Per svagarsi e allontanare la mente dai suoi problemi, decide allora di trascorrere qualche giorno in campagna con un gruppo di amici, quando ecco che delle strane parole incise su una lapide attirano la sua attenzione.

Un esordio piuttosto pragmatico per quella che qualche pagina dopo si rivela essere una storiafantasy, esordio narrativo della giornalista statunitense Emily Croy Barker edita in Italia da Giunti.

Come da tradizione del genere, Nora passa senza volerlo dalla sua triste realtà a una dimensione incantata, il regno dei Faitoren. Qui tutto è più bello, più roseo e più semplice che nella sua vita precedente: in particolare è proprio lei, Nora, ad apparire più affascinante e addirittura popolare di quanto fosse prima.

Alla corte della regina Ilissa, che accoglie Nora con tutti gli onori, la vita scorre tra eventi mondani e passeggiate a cavallo, e anche il principe Raclin non può fare a meno di notare la nuova arrivata, tanto da chiederla in sposa.

Troppo bello per essere vero?

Persino la nostra eroina, spaesata, ingenua e che onestamente avrebbe preferito non crederlo, si trova a realizzare che lo scintillio delle apparenze nasconda una verità scomoda, fino a capire di essere in trappola.

Fare ritorno dal regno dei Faitoren non è semplice quanto entrarvi, e per riuscire nell’impresa Nora dovrà guardarsi proprio da Ilissa e dal promesso Raclin, con il solo aiuto di un mago bizzarro e di sè stessa.

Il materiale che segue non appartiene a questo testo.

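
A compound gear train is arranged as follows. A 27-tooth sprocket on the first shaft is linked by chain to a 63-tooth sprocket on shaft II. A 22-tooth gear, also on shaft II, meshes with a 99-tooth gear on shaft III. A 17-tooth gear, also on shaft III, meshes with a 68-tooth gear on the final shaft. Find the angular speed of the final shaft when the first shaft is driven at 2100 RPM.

Chain: ratio = 63/27 = 2.3333, so shaft II turns at 2100 / 2.3333 = 900 RPM.
Gear mesh: ratio = 99/22 = 4.5, so shaft III turns at 900 / 4.5 = 200 RPM.
Gear mesh: ratio = 68/17 = 4, so the final shaft turns at 200 / 4 = 50 RPM.

50 RPM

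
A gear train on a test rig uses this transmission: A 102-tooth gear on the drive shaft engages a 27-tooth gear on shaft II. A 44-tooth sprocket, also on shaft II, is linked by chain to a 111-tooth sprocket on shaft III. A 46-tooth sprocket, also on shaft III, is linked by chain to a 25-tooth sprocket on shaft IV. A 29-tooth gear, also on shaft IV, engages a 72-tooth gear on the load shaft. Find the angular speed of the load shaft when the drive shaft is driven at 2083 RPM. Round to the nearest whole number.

2312 RPM

the drive shaft → shaft II (gear mesh, 27/102): 2083 ÷ 0.26471 = 7869.1 RPM
shaft II → shaft III (chain, 111/44): 7869.1 ÷ 2.5227 = 3119.3 RPM
shaft III → shaft IV (chain, 25/46): 3119.3 ÷ 0.54348 = 5739.5 RPM
shaft IV → the load shaft (gear mesh, 72/29): 5739.5 ÷ 2.4828 = 2311.7 RPM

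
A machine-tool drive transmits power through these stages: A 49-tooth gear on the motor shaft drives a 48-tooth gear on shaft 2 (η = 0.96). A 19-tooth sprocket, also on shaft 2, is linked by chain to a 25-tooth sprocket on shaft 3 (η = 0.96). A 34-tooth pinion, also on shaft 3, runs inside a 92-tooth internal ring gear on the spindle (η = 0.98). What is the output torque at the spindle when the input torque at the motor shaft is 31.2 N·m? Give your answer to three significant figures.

98.3 N·m

gear mesh 48/49 = 0.97959 → τ = 31.2·0.97959·0.96 = 29.341 N·m
chain 25/19 = 1.3158 → τ = 29.341·1.3158·0.96 = 37.062 N·m
internal gear 92/34 = 2.7059 → τ = 37.062·2.7059·0.98 = 98.28 N·m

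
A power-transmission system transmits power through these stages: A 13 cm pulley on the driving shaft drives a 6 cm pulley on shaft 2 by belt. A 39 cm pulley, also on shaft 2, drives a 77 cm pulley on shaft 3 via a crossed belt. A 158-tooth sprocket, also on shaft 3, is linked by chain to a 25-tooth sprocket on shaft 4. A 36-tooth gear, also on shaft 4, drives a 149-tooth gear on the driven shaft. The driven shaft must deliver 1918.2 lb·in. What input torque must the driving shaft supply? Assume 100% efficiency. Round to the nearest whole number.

Overall ratio R = 0.46154 × 1.9744 × 0.15823 × 4.1389 = 0.59676.
Input torque = output torque / R = 1918.2 / 0.59676 = 3214.4 lb·in.

3214 lb·in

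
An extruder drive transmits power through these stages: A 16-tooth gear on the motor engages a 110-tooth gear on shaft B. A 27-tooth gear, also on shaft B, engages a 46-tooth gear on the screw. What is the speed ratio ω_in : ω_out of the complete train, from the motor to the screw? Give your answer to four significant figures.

11.71

Each stage contributes driven/driver: gear mesh 110/16 = 6.875, gear mesh 46/27 = 1.7037.
Overall: 6.875 × 1.7037 = 11.713.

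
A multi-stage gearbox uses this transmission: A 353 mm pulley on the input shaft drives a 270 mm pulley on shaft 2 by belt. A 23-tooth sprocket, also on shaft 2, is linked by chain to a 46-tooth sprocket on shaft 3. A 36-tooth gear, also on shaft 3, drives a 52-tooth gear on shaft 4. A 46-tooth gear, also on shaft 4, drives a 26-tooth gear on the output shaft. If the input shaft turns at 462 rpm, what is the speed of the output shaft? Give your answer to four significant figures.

the input shaft → shaft 2 (belt, 270/353): 462 ÷ 0.76487 = 604.02 rpm
shaft 2 → shaft 3 (chain, 46/23): 604.02 ÷ 2 = 302.01 rpm
shaft 3 → shaft 4 (gear mesh, 52/36): 302.01 ÷ 1.4444 = 209.08 rpm
shaft 4 → the output shaft (gear mesh, 26/46): 209.08 ÷ 0.56522 = 369.92 rpm

369.9 rpm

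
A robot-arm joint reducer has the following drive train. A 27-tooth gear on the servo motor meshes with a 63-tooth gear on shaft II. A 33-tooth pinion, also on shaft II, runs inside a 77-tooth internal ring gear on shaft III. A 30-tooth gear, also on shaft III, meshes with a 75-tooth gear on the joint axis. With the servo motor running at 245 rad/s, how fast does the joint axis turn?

18 rad/s

gear mesh 63/27 = 2.3333 → 245/2.3333 = 105 rad/s
internal gear 77/33 = 2.3333 → 105/2.3333 = 45 rad/s
gear mesh 75/30 = 2.5 → 45/2.5 = 18 rad/s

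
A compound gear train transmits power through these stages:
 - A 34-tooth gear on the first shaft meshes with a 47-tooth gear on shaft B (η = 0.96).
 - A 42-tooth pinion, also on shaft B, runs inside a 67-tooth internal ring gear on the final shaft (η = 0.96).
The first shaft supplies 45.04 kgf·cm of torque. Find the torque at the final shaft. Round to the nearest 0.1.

91.5 kgf·cm

After the gear mesh (47/34): 45.04 × 1.3824 × 0.96 = 59.771 kgf·cm
After the internal gear (67/42): 59.771 × 1.5952 × 0.96 = 91.535 kgf·cm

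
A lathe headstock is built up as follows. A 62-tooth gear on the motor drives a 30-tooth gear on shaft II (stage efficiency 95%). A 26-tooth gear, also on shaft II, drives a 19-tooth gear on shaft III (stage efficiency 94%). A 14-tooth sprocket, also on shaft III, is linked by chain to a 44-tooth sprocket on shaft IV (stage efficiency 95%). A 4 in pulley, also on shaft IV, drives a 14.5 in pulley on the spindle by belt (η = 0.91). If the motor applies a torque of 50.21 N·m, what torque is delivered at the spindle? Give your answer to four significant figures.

gear mesh 30/62 = 0.48387 → τ = 50.21·0.48387·0.95 = 23.08 N·m
gear mesh 19/26 = 0.73077 → τ = 23.08·0.73077·0.94 = 15.854 N·m
chain 44/14 = 3.1429 → τ = 15.854·3.1429·0.95 = 47.337 N·m
belt 14.5/4 = 3.625 → τ = 47.337·3.625·0.91 = 156.15 N·m

156.2 N·m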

Romanzo che strizza l’occhio ai classici del Fantasy, L’anello dei Faitoren unisce agli elementi tradizionali dei motivi moderni che ne fanno un testo non esclusivamente per ragazzi. La protagonista stessa non è una giovane adolescente, ma una donna che si trova in un momento di passaggio.

La magia del racconto fantasy si unisce a un discorso sulla forza femminile, per dimostrare, come recita il titolo originale  The Thinking Woman’s Guide to Real Magic, che i veri poteri degli esseri umani non si trovano in un mondo soprannaturale.